Six Republican senators bucked President Donald Trump and voted for a spending bill that does not contain the president’s increased border wall funding request.
The Senate failed to pass two separate spending bills that would end the historically long government shutdown. First, the Senate failed to pass President Trump’s “compromise” spending bill that contains $5.7 billion in border wall funding in exchange for a three-year extension of the Deferred Action for Childhood Arrivals (DACA) program for illegal aliens.
The Senate also failed to pass a clean continuing resolution (CR) that would fund the government through February 8 and does not contain any increased border wall funding.
Six Republican senators voted against Trump, Senate Majority Leader Mitch McConnell (R-KY), and the Republican majority to back Schumer’s plan.
The six Republican senators who voted with Schumer include:
Sen. Mitt Romney (R-UT)
Sen. Lamar Alexander (R-TN)
Sen. Susan Collins (R-ME)
Sen. Cory Gardner (R-CO)
Sen. Johnny Isakson (R-GA)
Sen. Lisa Murkowksi (R-AK)
Sen. Romney infamously released an op-ed in the Washington Post in which he attacked the president’s character and America First policies. Despite Romney’s many spats with the president, Romney said in an interview with CNN that he will “be with Republicans” on the government shutdown.
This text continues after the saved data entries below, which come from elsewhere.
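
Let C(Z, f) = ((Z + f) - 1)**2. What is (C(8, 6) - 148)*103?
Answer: 2163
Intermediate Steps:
C(Z, f) = (-1 + Z + f)**2
(C(8, 6) - 148)*103 = ((-1 + 8 + 6)**2 - 148)*103 = (13**2 - 148)*103 = (169 - 148)*103 = 21*103 = 2163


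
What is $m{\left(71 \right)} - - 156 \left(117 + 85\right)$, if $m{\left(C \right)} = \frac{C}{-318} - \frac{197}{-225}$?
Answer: $\frac{751576757}{23850} \approx 31513.0$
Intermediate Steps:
$m{\left(C \right)} = \frac{197}{225} - \frac{C}{318}$ ($m{\left(C \right)} = C \left(- \frac{1}{318}\right) - - \frac{197}{225} = - \frac{C}{318} + \frac{197}{225} = \frac{197}{225} - \frac{C}{318}$)
$m{\left(71 \right)} - - 156 \left(117 + 85\right) = \left(\frac{197}{225} - \frac{71}{318}\right) - - 156 \left(117 + 85\right) = \left(\frac{197}{225} - \frac{71}{318}\right) - \left(-156\right) 202 = \frac{15557}{23850} - -31512 = \frac{15557}{23850} + 31512 = \frac{751576757}{23850}$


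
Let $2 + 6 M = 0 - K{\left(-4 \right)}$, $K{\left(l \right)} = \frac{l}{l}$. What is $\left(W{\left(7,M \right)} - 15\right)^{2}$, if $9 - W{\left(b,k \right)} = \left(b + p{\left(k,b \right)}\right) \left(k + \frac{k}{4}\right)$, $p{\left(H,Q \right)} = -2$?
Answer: $\frac{529}{64} \approx 8.2656$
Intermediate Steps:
$K{\left(l \right)} = 1$
$M = - \frac{1}{2}$ ($M = - \frac{1}{3} + \frac{0 - 1}{6} = - \frac{1}{3} + \frac{1}{6} \left(-1\right) = - \frac{1}{3} - \frac{1}{6} = - \frac{1}{2} \approx -0.5$)
$W{\left(b,k \right)} = 9 - \frac{5 k \left(-2 + b\right)}{4}$ ($W{\left(b,k \right)} = 9 - \left(b - 2\right) \left(k + \frac{k}{4}\right) = 9 - \left(-2 + b\right) \left(k + k \frac{1}{4}\right) = 9 - \left(-2 + b\right) \left(k + \frac{k}{4}\right) = 9 - \left(-2 + b\right) \frac{5 k}{4} = 9 - \frac{5 k \left(-2 + b\right)}{4}$)
$\left(W{\left(7,M \right)} - 15\right)^{2} = \left(\left(9 + \frac{5}{2} \left(- \frac{1}{2}\right) - \frac{35}{4} \left(- \frac{1}{2}\right)\right) - 15\right)^{2} = \left(\left(9 - \frac{5}{4} + \frac{35}{8}\right) - 15\right)^{2} = \left(\frac{97}{8} - 15\right)^{2} = \left(- \frac{23}{8}\right)^{2} = \frac{529}{64}$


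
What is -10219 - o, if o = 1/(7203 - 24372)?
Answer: -175450010/17169 ≈ -10219.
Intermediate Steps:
o = -1/17169 (o = 1/(-17169) = -1/17169 ≈ -5.8245e-5)
-10219 - o = -10219 - 1*(-1/17169) = -10219 + 1/17169 = -175450010/17169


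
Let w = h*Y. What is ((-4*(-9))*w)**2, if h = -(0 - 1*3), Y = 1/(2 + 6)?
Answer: 729/4 ≈ 182.25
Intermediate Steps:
Y = 1/8 ≈ 0.12500
h = 3 (h = -(0 - 3) = -1*(-3) = 3)
w = 3/8 (w = 3*(1/8) = 3/8 ≈ 0.37500)
((-4*(-9))*w)**2 = (-4*(-9)*(3/8))**2 = (36*(3/8))**2 = (27/2)**2 = 729/4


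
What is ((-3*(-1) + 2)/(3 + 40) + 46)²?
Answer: 3932289/1849 ≈ 2126.7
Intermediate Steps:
((-3*(-1) + 2)/(3 + 40) + 46)² = ((3 + 2)/43 + 46)² = (5*(1/43) + 46)² = (5/43 + 46)² = (1983/43)² = 3932289/1849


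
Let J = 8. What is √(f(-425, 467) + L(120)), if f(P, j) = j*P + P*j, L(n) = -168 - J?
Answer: I*√397126 ≈ 630.18*I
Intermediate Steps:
L(n) = -176 (L(n) = -168 - 1*8 = -168 - 8 = -176)
f(P, j) = 2*P*j (f(P, j) = P*j + P*j = 2*P*j)
√(f(-425, 467) + L(120)) = √(2*(-425)*467 - 176) = √(-396950 - 176) = √(-397126) = I*√397126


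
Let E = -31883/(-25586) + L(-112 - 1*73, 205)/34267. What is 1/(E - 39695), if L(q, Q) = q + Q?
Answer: -876755462/34801715017609 ≈ -2.5193e-5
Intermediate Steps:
L(q, Q) = Q + q
E = 1093046481/876755462 (E = -31883/(-25586) + (205 + (-112 - 1*73))/34267 = -31883*(-1/25586) + (205 + (-112 - 73))*(1/34267) = 31883/25586 + (205 - 185)*(1/34267) = 31883/25586 + 20*(1/34267) = 31883/25586 + 20/34267 = 1093046481/876755462 ≈ 1.2467)
1/(E - 39695) = 1/(1093046481/876755462 - 39695) = 1/(-34801715017609/876755462) = -876755462/34801715017609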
“The shutdown is so extraordinarily unfair,” Collins said ahead of the vote this week. “I’ll vote yes and yes” on both bills.
Sen. Collins has bucked Trump and the Republican party in the past when she, Murkowski, and the late Sen. John McCain (R-AZ) tanked Obamacare repeal twice during Trump’s congressional term.
Murkowski also voted against confirming Judge Brett Kavanaugh to the Supreme Court despite historic Democrat opposition to his confirmation.
Sen. Garnder said that voting to re-open the government was the right thing to do.
Alexander contended in a statement after the votes that neither party should use a government shutdown as a bargaining chip.
“I voted twice today to open the government because it should never have been shut down,” Alexander said. “It is always wrong for either side to use shutting down the government as a bargaining chip in budget negotiations – it should be as off-limits as chemical weapons are to warfare.